Matthew Wilcox wrote:
On Tue, Oct 30, 2007 at 05:46:08PM +0100, Richard Knutsson wrote:
I just don't see the reason why expressing a boolean as an integer. Some
advantage?
This is C, not Java, or some other highly-typed language.
if (int) and if (ptr) are perfectly acceptable in C.
Yes, and it has been "corrected" in the C99-standard (which we are using
since the Linux support for the the 2.95 compiler stopped). Is there
something wrong in actually typing the variable to the type we want it
to be? Or would it be better to regress (becoming like Perl or PHP)[1][2]?
Btw, I am all for 'if (ptr)' since it rarely (if ever) makes any sense
to do 'if (ptr == 0x1234)', which evaluates to ptr == NULL is invalid
and otherwise valid. Is it really the same for integers? ;)
(also just want to add: to the "this is not a highly-typed language"

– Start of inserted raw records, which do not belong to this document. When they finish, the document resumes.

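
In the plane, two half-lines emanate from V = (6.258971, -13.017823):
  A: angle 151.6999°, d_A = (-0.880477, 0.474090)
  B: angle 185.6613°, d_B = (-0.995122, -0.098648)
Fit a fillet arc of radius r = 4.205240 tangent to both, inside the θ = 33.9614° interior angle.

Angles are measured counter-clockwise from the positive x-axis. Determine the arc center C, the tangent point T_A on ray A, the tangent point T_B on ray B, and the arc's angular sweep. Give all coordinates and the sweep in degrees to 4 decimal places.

bisector direction at 168.6806° = (-0.980548,0.196278)
center distance |VC| = r/sin(θ/2) = 4.205240/sin(16.9807°) = 14.399063
C = V + |VC|·bis = (-7.8600,-10.1916)
T_A = V + ((C−V)·d_A)·d_A = V + 13.7713·d_A = (-5.8663,-6.4890)
T_B = V + ((C−V)·d_B)·d_B = V + 13.7713·d_B = (-7.4452,-14.3763)
sweep = 180° − θ = 146.0386°

center=(-7.8600,-10.1916) T_A=(-5.8663,-6.4890) T_B=(-7.4452,-14.3763) sweep=146.0386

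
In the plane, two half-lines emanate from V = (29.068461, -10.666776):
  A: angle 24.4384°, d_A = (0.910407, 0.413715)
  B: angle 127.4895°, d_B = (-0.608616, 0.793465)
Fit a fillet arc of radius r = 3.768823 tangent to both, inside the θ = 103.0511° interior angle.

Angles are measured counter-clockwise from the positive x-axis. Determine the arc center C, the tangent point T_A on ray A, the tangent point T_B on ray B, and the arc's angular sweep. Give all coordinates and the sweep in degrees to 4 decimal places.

bisector direction at 75.9639° = (0.242532,0.970143)
center distance |VC| = r/sin(θ/2) = 3.768823/sin(51.5256°) = 4.814014
C = V + |VC|·bis = (30.2360,-5.9965)
T_A = V + ((C−V)·d_A)·d_A = V + 2.9951·d_A = (31.7952,-9.4277)
T_B = V + ((C−V)·d_B)·d_B = V + 2.9951·d_B = (27.2456,-8.2903)
sweep = 180° − θ = 76.9489°

center=(30.2360,-5.9965) T_A=(31.7952,-9.4277) T_B=(27.2456,-8.2903) sweep=76.9489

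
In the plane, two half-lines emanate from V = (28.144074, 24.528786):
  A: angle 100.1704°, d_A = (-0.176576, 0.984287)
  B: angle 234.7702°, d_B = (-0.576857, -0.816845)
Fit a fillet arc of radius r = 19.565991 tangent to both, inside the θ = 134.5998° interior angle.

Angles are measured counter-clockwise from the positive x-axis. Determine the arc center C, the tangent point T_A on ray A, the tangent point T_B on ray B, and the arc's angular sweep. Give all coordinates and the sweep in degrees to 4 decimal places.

center=(7.4403,29.1300) T_A=(26.6989,32.5849) T_B=(23.4227,17.8432) sweep=45.4002

bisector direction at 167.4703° = (-0.976184,0.216946)
center distance |VC| = r/sin(θ/2) = 19.565991/sin(67.2999°) = 21.208886
C = V + |VC|·bis = (7.4403,29.1300)
T_A = V + ((C−V)·d_A)·d_A = V + 8.1847·d_A = (26.6989,32.5849)
T_B = V + ((C−V)·d_B)·d_B = V + 8.1847·d_B = (23.4227,17.8432)
sweep = 180° − θ = 45.4002°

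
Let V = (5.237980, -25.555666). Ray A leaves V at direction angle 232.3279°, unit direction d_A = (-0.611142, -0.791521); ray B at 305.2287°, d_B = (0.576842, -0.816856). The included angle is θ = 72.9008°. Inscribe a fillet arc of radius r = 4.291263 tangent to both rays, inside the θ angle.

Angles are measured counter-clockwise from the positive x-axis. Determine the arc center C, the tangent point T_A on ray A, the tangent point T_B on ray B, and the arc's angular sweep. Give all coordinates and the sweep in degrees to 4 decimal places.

bisector direction at 268.7783° = (-0.021321,-0.999773)
center distance |VC| = r/sin(θ/2) = 4.291263/sin(36.4504°) = 7.222808
C = V + |VC|·bis = (5.0840,-32.7768)
T_A = V + ((C−V)·d_A)·d_A = V + 5.8098·d_A = (1.6874,-30.1543)
T_B = V + ((C−V)·d_B)·d_B = V + 5.8098·d_B = (8.5893,-30.3015)
sweep = 180° − θ = 107.0992°

center=(5.0840,-32.7768) T_A=(1.6874,-30.1543) T_B=(8.5893,-30.3015) sweep=107.0992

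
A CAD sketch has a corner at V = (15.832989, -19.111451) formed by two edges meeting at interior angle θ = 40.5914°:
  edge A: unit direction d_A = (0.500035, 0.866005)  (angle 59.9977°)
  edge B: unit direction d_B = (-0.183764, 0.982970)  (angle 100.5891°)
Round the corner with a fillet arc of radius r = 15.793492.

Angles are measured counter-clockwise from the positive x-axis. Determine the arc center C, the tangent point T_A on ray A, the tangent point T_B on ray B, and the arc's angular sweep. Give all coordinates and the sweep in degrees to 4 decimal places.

bisector direction at 80.2934° = (0.168603,0.985684)
center distance |VC| = r/sin(θ/2) = 15.793492/sin(20.2957°) = 45.532066
C = V + |VC|·bis = (23.5098,25.7688)
T_A = V + ((C−V)·d_A)·d_A = V + 42.7052·d_A = (37.1871,17.8715)
T_B = V + ((C−V)·d_B)·d_B = V + 42.7052·d_B = (7.9853,22.8665)
sweep = 180° − θ = 139.4086°

center=(23.5098,25.7688) T_A=(37.1871,17.8715) T_B=(7.9853,22.8665) sweep=139.4086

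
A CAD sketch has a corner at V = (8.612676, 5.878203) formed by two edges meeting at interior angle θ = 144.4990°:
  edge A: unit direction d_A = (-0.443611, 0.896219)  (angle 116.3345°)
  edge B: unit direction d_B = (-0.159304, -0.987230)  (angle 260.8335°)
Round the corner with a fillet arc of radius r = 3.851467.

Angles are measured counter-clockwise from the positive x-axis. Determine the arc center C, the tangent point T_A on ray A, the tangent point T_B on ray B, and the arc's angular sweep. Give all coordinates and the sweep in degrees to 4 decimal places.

bisector direction at 188.5840° = (-0.988798,-0.149259)
center distance |VC| = r/sin(θ/2) = 3.851467/sin(72.2495°) = 4.043989
C = V + |VC|·bis = (4.6140,5.2746)
T_A = V + ((C−V)·d_A)·d_A = V + 1.2329·d_A = (8.0657,6.9832)
T_B = V + ((C−V)·d_B)·d_B = V + 1.2329·d_B = (8.4163,4.6610)
sweep = 180° − θ = 35.5010°

center=(4.6140,5.2746) T_A=(8.0657,6.9832) T_B=(8.4163,4.6610) sweep=35.5010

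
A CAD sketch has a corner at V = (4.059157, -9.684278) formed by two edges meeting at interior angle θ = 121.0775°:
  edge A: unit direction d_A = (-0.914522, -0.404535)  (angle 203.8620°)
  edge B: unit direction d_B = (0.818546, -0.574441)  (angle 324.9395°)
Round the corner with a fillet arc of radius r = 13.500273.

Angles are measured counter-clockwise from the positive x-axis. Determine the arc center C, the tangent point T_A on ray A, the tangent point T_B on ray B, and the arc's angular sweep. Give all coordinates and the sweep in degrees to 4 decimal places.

center=(2.5463,-25.1156) T_A=(-2.9150,-12.7693) T_B=(10.3014,-14.0650) sweep=58.9225

bisector direction at 264.4008° = (-0.097570,-0.995229)
center distance |VC| = r/sin(θ/2) = 13.500273/sin(60.5388°) = 15.505284
C = V + |VC|·bis = (2.5463,-25.1156)
T_A = V + ((C−V)·d_A)·d_A = V + 7.6260·d_A = (-2.9150,-12.7693)
T_B = V + ((C−V)·d_B)·d_B = V + 7.6260·d_B = (10.3014,-14.0650)
sweep = 180° − θ = 58.9225°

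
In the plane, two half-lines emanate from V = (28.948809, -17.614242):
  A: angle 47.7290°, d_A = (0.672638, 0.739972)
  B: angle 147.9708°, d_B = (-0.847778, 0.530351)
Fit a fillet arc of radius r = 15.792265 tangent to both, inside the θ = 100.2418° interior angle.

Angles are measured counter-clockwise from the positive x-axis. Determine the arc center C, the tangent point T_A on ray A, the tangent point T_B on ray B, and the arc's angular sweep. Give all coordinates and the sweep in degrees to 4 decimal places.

center=(26.1382,2.7719) T_A=(37.8240,-7.8506) T_B=(17.7627,-10.6165) sweep=79.7582

bisector direction at 97.8499° = (-0.136578,0.990629)
center distance |VC| = r/sin(θ/2) = 15.792265/sin(50.1209°) = 20.578947
C = V + |VC|·bis = (26.1382,2.7719)
T_A = V + ((C−V)·d_A)·d_A = V + 13.1946·d_A = (37.8240,-7.8506)
T_B = V + ((C−V)·d_B)·d_B = V + 13.1946·d_B = (17.7627,-10.6165)
sweep = 180° − θ = 79.7582°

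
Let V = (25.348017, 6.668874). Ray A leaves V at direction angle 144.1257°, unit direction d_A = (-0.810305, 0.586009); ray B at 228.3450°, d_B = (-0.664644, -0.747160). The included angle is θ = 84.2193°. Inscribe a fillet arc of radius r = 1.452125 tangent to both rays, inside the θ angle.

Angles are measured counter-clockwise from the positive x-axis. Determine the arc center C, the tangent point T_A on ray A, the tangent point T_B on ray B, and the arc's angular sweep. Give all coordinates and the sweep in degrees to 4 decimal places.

bisector direction at 186.2354° = (-0.994084,-0.108613)
center distance |VC| = r/sin(θ/2) = 1.452125/sin(42.1097°) = 2.165568
C = V + |VC|·bis = (23.1953,6.4337)
T_A = V + ((C−V)·d_A)·d_A = V + 1.6066·d_A = (24.0462,7.6103)
T_B = V + ((C−V)·d_B)·d_B = V + 1.6066·d_B = (24.2802,5.4685)
sweep = 180° − θ = 95.7807°

center=(23.1953,6.4337) T_A=(24.0462,7.6103) T_B=(24.2802,5.4685) sweep=95.7807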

that I have heard many times, it theory, I think it would suffice with
just the void-pointer)
(also helps us if someone does: 'if (var == true)', even thou we should
try to avoid them)
I have no idea what you mean.
There is some places where things like 'if (var == true)' is done, but
what happens when var is not the same number as 'true' (and still != 0)?
It is a potential bug if 'var' is an integer and expected to be a
boolean in this case. Like in a case of "var = some_var & some_flag;"
Best regards
Richard Knutsson
[1] Nothing wrong with Perl or PHP, they are suited for the tasks they
are meant to solve.
[2] If I recall correctly, the predecessor 'B' did not have any types.